Yes, we are changing our party. We are wooing educated people and giving them ideological and basic training on Maoism and communism as a whole. Many brilliant students have joined as student activists and are suddenly filling our second rung of leadership, which is ready to fill the vacuum at the top.
What about the top leadership?
Most of them have either been eliminated or been arrested. With the death of Kishenji, Azad, P.B. Rao, and the arrest of our propaganda bureau chief Kobad Gandhi and many others, there is a vacuum at the top. The present (NDA) government is more aggressive than the UPA. They are attacking us from air and unleashed ruthless armed groups like GreyHounds.

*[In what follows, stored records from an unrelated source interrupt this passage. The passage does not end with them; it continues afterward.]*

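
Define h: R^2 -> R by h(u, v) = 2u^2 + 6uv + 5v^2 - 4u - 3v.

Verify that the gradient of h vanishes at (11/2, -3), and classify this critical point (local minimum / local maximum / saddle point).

∇h = (4u + 6v - 4, 6u + 10v - 3); substituting (11/2, -3) gives ∇h = (0, 0), so (11/2, -3) is indeed a critical point.
The Hessian of h is constant: H = [[4, 6], [6, 10]].
det(H) = 4·10 − 6² = 4.
det(H) > 0 and tr(H) = 14 > 0, so H is positive definite and the point is a local minimum.

local minimum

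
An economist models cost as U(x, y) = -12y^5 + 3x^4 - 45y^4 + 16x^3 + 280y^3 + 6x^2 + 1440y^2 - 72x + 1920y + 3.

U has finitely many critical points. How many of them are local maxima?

2

U separates as a function of x plus a function of y, so ∇U=0 decouples.
∂U/∂x = 12(x - 1)(x + 2)(x + 3) = 0 at x ∈ {-3, -2, 1}; ∂U/∂y = -60(y - 4)(y + 1)(y + 2)(y + 4) = 0 at y ∈ {-4, -2, -1, 4}.
The Hessian is diagonal: diag(U_xx, U_yy). Second derivatives: U_xx(-3)=48, U_xx(-2)=-36, U_xx(1)=144; U_yy(-4)=2880, U_yy(-2)=-720, U_yy(-1)=900, U_yy(4)=-14400.
Local maxima occur where both diagonal entries negative: (-2, -2), (-2, 4). Count: 2.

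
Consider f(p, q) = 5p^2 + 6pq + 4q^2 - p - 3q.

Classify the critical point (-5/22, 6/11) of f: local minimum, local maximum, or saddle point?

local minimum

The Hessian of f is constant: H = [[10, 6], [6, 8]].
det(H) = 10·8 − 6² = 44.
det(H) > 0 and tr(H) = 18 > 0, so H is positive definite and the point is a local minimum.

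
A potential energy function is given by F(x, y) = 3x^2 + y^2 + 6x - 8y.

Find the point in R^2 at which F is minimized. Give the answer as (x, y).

F(x,y) separates as P(x) + Q(y), so its minimum is min P + min Q.
P'(x) = 6x + 6 vanishes at x ∈ {-1}; Q'(y) = 2y - 8 vanishes at y ∈ {4}.
Local minima of P (where P''>0): P(-1)=-3. Local minima of Q: Q(4)=-16.
So the global minimum of F is P(-1) + Q(4) = -3 − 16 = -19, attained at (-1, 4).

(-1, 4)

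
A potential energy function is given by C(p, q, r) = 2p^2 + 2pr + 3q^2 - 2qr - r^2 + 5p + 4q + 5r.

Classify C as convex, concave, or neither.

neither

C is quadratic, so its Hessian is the constant matrix H = [[4, 0, 2], [0, 6, -2], [2, -2, -2]].
Leading principal minors: 4, 24, -88.
Neither pattern holds ⇒ H is indefinite ⇒ neither convex nor concave.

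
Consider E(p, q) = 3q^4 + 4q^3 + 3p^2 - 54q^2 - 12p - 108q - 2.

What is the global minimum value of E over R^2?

E(p,q) separates as A(p) + B(q) − 2, so its minimum is min A + min B − 2.
A'(p) = 6p - 12 vanishes at p ∈ {2}; B'(q) = 12(q - 3)(q + 1)(q + 3) vanishes at q ∈ {-3, -1, 3}.
Local minima of A (where A''>0): A(2)=-12. Local minima of B: B(-3)=-27, B(3)=-459.
So the global minimum of E is A(2) + B(3) − 2 = -12 − 459 − 2 = -473, attained at (2, 3).

-473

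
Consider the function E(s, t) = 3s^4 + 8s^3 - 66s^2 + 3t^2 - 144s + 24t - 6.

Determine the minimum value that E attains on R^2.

E(s,t) separates as P(s) + Q(t) − 6, so its minimum is min P + min Q − 6.
P'(s) = 12(s - 3)(s + 1)(s + 4) vanishes at s ∈ {-4, -1, 3}; Q'(t) = 6(t + 4) vanishes at t ∈ {-4}.
Local minima of P (where P''>0): P(-4)=-224, P(3)=-567. Local minima of Q: Q(-4)=-48.
So the global minimum of E is P(3) + Q(-4) − 6 = -567 − 48 − 6 = -621, attained at (3, -4).

-621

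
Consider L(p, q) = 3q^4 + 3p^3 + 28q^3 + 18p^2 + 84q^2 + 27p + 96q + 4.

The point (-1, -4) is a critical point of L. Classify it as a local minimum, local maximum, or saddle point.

local minimum

The mixed partial ∂²L/∂p∂q is 0, so the Hessian at any point is diag(L_pp, L_qq) = diag(18(p + 2), 12(3q^2 + 14q + 14)).
At (-1, -4): H = diag(18, 72).
Both eigenvalues are positive, so H is positive definite: a local minimum.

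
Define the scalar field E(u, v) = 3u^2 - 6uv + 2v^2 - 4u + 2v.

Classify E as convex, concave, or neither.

neither

E is quadratic, so its Hessian is the constant matrix H = [[6, -6], [-6, 4]].
det(H) = -12, tr(H) = 10.
det(H) < 0, so H is indefinite: neither convex nor concave.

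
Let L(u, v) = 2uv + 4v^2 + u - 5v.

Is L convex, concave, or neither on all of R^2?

neither

L is quadratic, so its Hessian is the constant matrix H = [[0, 2], [2, 8]].
det(H) = -4, tr(H) = 8.
det(H) < 0, so H is indefinite: neither convex nor concave.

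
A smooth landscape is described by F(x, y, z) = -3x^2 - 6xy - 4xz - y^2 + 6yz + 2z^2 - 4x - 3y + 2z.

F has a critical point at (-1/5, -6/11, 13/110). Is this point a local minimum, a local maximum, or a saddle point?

The Hessian is constant: H = [[-6, -6, -4], [-6, -2, 6], [-4, 6, 4]].
Leading principal minors: Δ₁ = -6, Δ₂ = -24, Δ₃ = 440.
The minors fit neither the all-positive nor the alternating-sign pattern, so H is indefinite: a saddle point.

saddle point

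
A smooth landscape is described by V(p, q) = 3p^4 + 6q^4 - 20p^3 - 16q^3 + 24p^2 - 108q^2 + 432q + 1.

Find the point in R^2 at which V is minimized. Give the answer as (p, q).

(4, -3)

V(p,q) separates as A(p) + B(q) + 1, so its minimum is min A + min B + 1.
A'(p) = 12p(p - 4)(p - 1) vanishes at p ∈ {0, 1, 4}; B'(q) = 24(q - 3)(q - 2)(q + 3) vanishes at q ∈ {-3, 2, 3}.
Local minima of A (where A''>0): A(0)=0, A(4)=-128. Local minima of B: B(-3)=-1350, B(3)=378.
So the global minimum of V is A(4) + B(-3) + 1 = -128 − 1350 + 1 = -1477, attained at (4, -3).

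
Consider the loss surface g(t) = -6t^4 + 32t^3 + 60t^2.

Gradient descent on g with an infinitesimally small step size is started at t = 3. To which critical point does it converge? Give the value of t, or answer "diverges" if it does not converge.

g'(t) = -24t(t - 5)(t + 1), so g'(3) = 576.
Gradient descent moves in the -g' direction, i.e. t is decreasing.
The nearest critical point in that direction is t = 0, where g'' = 120 > 0 (a local minimum). The iterate converges there.

0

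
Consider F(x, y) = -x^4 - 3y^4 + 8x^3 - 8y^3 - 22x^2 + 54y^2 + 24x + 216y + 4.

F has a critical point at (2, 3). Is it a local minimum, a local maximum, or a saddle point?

saddle point

The mixed partial ∂²F/∂x∂y is 0, so the Hessian at any point is diag(F_xx, F_yy) = diag(4(-3x^2 + 12x - 11), 12(-3y^2 - 4y + 9)).
At (2, 3): H = diag(4, -360).
The eigenvalues have opposite signs, so H is indefinite: a saddle point.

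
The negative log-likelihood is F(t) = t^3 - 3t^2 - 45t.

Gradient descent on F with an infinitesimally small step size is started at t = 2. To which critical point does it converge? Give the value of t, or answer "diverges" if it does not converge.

5

F'(t) = 3(t - 5)(t + 3), so F'(2) = -45.
Gradient descent moves in the -F' direction, i.e. t is increasing.
The nearest critical point in that direction is t = 5, where F'' = 24 > 0 (a local minimum). The iterate converges there.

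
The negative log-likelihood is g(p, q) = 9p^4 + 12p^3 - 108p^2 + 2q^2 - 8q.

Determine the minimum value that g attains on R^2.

g(p,q) separates as A(p) + B(q), so its minimum is min A + min B.
A'(p) = 36p(p - 2)(p + 3) vanishes at p ∈ {-3, 0, 2}; B'(q) = 4q - 8 vanishes at q ∈ {2}.
Local minima of A (where A''>0): A(-3)=-567, A(2)=-192. Local minima of B: B(2)=-8.
So the global minimum of g is A(-3) + B(2) = -567 − 8 = -575, attained at (-3, 2).

-575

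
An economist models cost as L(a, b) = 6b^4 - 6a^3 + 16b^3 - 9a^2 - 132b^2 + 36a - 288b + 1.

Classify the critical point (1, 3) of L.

The mixed partial ∂²L/∂a∂b is 0, so the Hessian at any point is diag(L_aa, L_bb) = diag(-18(2a + 1), 24(3b^2 + 4b - 11)).
At (1, 3): H = diag(-54, 672).
The eigenvalues have opposite signs, so H is indefinite: a saddle point.

saddle point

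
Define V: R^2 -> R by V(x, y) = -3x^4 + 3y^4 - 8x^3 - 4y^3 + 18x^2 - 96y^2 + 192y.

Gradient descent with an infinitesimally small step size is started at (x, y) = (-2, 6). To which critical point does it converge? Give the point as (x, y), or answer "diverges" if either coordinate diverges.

V is separable, so gradient descent decouples: x follows -∂V/∂x, y follows -∂V/∂y.
∂V/∂x = -12x(x - 1)(x + 3); at x=-2 this is -72, so x increases.
∂V/∂y = 12(y - 4)(y - 1)(y + 4); at y=6 this is 1200, so y decreases.
x converges to its nearest critical value 0 (a local min of the x-part); y converges to 4. The iterate converges to (0, 4).

(0, 4)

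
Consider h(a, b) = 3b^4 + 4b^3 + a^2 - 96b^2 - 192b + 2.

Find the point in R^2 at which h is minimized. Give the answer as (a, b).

h(a,b) separates as P(a) + Q(b) + 2, so its minimum is min P + min Q + 2.
P'(a) = 2a vanishes at a ∈ {0}; Q'(b) = 12(b - 4)(b + 1)(b + 4) vanishes at b ∈ {-4, -1, 4}.
Local minima of P (where P''>0): P(0)=0. Local minima of Q: Q(-4)=-256, Q(4)=-1280.
So the global minimum of h is P(0) + Q(4) + 2 = 0 − 1280 + 2 = -1278, attained at (0, 4).

(0, 4)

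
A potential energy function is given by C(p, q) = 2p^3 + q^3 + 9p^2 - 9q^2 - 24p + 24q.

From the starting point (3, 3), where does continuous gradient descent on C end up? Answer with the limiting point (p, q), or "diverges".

C is separable, so gradient descent decouples: p follows -∂C/∂p, q follows -∂C/∂q.
∂C/∂p = 6(p - 1)(p + 4); at p=3 this is 84, so p decreases.
∂C/∂q = 3(q - 4)(q - 2); at q=3 this is -3, so q increases.
p converges to its nearest critical value 1 (a local min of the p-part); q converges to 4. The iterate converges to (1, 4).

(1, 4)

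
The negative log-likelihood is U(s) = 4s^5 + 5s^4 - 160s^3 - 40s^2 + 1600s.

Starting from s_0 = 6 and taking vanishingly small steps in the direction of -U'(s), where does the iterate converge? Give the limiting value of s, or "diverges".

4

U'(s) = 20(s - 4)(s - 2)(s + 2)(s + 5), so U'(6) = 14080.
Gradient descent moves in the -U' direction, i.e. s is decreasing.
The nearest critical point in that direction is s = 4, where U'' = 2160 > 0 (a local minimum). The iterate converges there.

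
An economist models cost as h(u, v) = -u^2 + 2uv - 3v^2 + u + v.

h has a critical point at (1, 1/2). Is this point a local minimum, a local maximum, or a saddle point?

local maximum

The Hessian of h is constant: H = [[-2, 2], [2, -6]].
det(H) = (-2)·(-6) − 2² = 8.
det(H) > 0 and tr(H) = -8 < 0, so H is negative definite and the point is a local maximum.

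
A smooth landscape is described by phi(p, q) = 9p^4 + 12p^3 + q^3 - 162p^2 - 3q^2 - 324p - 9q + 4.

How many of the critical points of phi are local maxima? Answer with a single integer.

phi separates as a function of p plus a function of q, so ∇phi=0 decouples.
∂phi/∂p = 36(p - 3)(p + 1)(p + 3) = 0 at p ∈ {-3, -1, 3}; ∂phi/∂q = 3(q - 3)(q + 1) = 0 at q ∈ {-1, 3}.
The Hessian is diagonal: diag(phi_pp, phi_qq). Second derivatives: phi_pp(-3)=432, phi_pp(-1)=-288, phi_pp(3)=864; phi_qq(-1)=-12, phi_qq(3)=12.
Local maxima occur where both diagonal entries negative: (-1, -1). Count: 1.

1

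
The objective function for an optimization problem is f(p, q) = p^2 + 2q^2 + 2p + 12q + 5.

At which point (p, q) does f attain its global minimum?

(-1, -3)

f(p,q) separates as A(p) + B(q) + 5, so its minimum is min A + min B + 5.
A'(p) = 2p + 2 vanishes at p ∈ {-1}; B'(q) = 4q + 12 vanishes at q ∈ {-3}.
Local minima of A (where A''>0): A(-1)=-1. Local minima of B: B(-3)=-18.
So the global minimum of f is A(-1) + B(-3) + 5 = -1 − 18 + 5 = -14, attained at (-1, -3).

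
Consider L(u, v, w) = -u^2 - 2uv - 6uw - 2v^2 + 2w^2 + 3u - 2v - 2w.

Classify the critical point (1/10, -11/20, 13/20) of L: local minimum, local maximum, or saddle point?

The Hessian is constant: H = [[-2, -2, -6], [-2, -4, 0], [-6, 0, 4]].
Leading principal minors: Δ₁ = -2, Δ₂ = 4, Δ₃ = 160.
The minors fit neither the all-positive nor the alternating-sign pattern, so H is indefinite: a saddle point.

saddle point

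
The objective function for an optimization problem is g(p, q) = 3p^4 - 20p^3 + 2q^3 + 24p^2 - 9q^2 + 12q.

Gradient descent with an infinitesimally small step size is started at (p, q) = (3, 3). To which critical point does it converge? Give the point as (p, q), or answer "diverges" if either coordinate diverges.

g is separable, so gradient descent decouples: p follows -∂g/∂p, q follows -∂g/∂q.
∂g/∂p = 12p(p - 4)(p - 1); at p=3 this is -72, so p increases.
∂g/∂q = 6(q - 2)(q - 1); at q=3 this is 12, so q decreases.
p converges to its nearest critical value 4 (a local min of the p-part); q converges to 2. The iterate converges to (4, 2).

(4, 2)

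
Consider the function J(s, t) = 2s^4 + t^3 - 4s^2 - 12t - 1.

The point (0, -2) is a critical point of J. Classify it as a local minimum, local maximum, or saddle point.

local maximum

The mixed partial ∂²J/∂s∂t is 0, so the Hessian at any point is diag(J_ss, J_tt) = diag(8(3s^2 - 1), 6t).
At (0, -2): H = diag(-8, -12).
Both eigenvalues are negative, so H is negative definite: a local maximum.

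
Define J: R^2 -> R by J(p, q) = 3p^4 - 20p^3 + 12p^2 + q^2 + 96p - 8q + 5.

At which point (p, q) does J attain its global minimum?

J(p,q) separates as A(p) + B(q) + 5, so its minimum is min A + min B + 5.
A'(p) = 12(p - 4)(p - 2)(p + 1) vanishes at p ∈ {-1, 2, 4}; B'(q) = 2q - 8 vanishes at q ∈ {4}.
Local minima of A (where A''>0): A(-1)=-61, A(4)=64. Local minima of B: B(4)=-16.
So the global minimum of J is A(-1) + B(4) + 5 = -61 − 16 + 5 = -72, attained at (-1, 4).

(-1, 4)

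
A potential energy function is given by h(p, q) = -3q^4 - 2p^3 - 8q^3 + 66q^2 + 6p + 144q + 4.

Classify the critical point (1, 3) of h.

local maximum

The mixed partial ∂²h/∂p∂q is 0, so the Hessian at any point is diag(h_pp, h_qq) = diag(-12p, 12(-3q^2 - 4q + 11)).
At (1, 3): H = diag(-12, -336).
Both eigenvalues are negative, so H is negative definite: a local maximum.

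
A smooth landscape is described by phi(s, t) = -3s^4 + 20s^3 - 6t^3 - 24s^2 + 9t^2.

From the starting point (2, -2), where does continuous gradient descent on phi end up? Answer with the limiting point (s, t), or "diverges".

phi is separable, so gradient descent decouples: s follows -∂phi/∂s, t follows -∂phi/∂t.
∂phi/∂s = -12s(s - 4)(s - 1); at s=2 this is 48, so s decreases.
∂phi/∂t = -18t(t - 1); at t=-2 this is -108, so t increases.
s converges to its nearest critical value 1 (a local min of the s-part); t converges to 0. The iterate converges to (1, 0).

(1, 0)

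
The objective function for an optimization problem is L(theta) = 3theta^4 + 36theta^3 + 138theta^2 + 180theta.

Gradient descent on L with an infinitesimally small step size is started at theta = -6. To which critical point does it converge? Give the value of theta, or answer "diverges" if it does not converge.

-5

L'(theta) = 12(theta + 1)(theta + 3)(theta + 5), so L'(-6) = -180.
Gradient descent moves in the -L' direction, i.e. theta is increasing.
The nearest critical point in that direction is theta = -5, where L'' = 96 > 0 (a local minimum). The iterate converges there.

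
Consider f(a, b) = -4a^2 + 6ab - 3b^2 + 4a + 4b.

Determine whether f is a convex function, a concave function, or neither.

f is quadratic, so its Hessian is the constant matrix H = [[-8, 6], [6, -6]].
det(H) = 12, tr(H) = -14.
det(H) > 0 and tr(H) < 0, so H is negative definite everywhere: concave.

concave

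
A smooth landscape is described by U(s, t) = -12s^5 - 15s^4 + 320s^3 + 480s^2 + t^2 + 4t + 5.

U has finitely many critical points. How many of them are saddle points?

U separates as a function of s plus a function of t, so ∇U=0 decouples.
∂U/∂s = -60s(s - 4)(s + 1)(s + 4) = 0 at s ∈ {-4, -1, 0, 4}; ∂U/∂t = 2(t + 2) = 0 at t ∈ {-2}.
The Hessian is diagonal: diag(U_ss, U_tt). Second derivatives: U_ss(-4)=5760, U_ss(-1)=-900, U_ss(0)=960, U_ss(4)=-9600; U_tt(-2)=2.
Saddle points occur where the two diagonal entries have opposite signs: (-1, -2), (4, -2). Count: 2.

2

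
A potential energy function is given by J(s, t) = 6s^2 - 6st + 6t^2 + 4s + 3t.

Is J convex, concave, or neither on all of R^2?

J is quadratic, so its Hessian is the constant matrix H = [[12, -6], [-6, 12]].
det(H) = 108, tr(H) = 24.
det(H) > 0 and tr(H) > 0, so H is positive definite everywhere: convex.

convex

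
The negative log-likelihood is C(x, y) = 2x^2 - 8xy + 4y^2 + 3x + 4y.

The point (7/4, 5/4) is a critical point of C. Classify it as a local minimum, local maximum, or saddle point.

The Hessian of C is constant: H = [[4, -8], [-8, 8]].
det(H) = 4·8 − (-8)² = -32.
Since det(H) < 0, H is indefinite and the critical point is a saddle point.

saddle point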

But it cannot finish us as we have recruited many vibrant men and women who would take the top jobs.
By doing away with guerrilla warfare, are you going to end armed struggle?
No, never. Revolution will be our path and we intend to overthrow the existing fake democracy.
But we need people with us, and intellectuals as well.
Why could you not hold your party conference in last one decade? And when will it be held?
It will happen (smiles). But we have other work to do now. Charu Majumdar conducted the first party Congress in 1969 and we did our seventh in 2007. We are presently busy with revamping our organisation in Jharkhand, West Bengal and other parts of the country, including Maharashtra and other northern states. So, it will take some time.
You seemed to be unaffected by the Malkangiri attack where you lost so many leaders.
Comrades die for a cause. We do not dwell on the past. We look at the future. Dandakaranya free zone is intact, and it will be so in the future.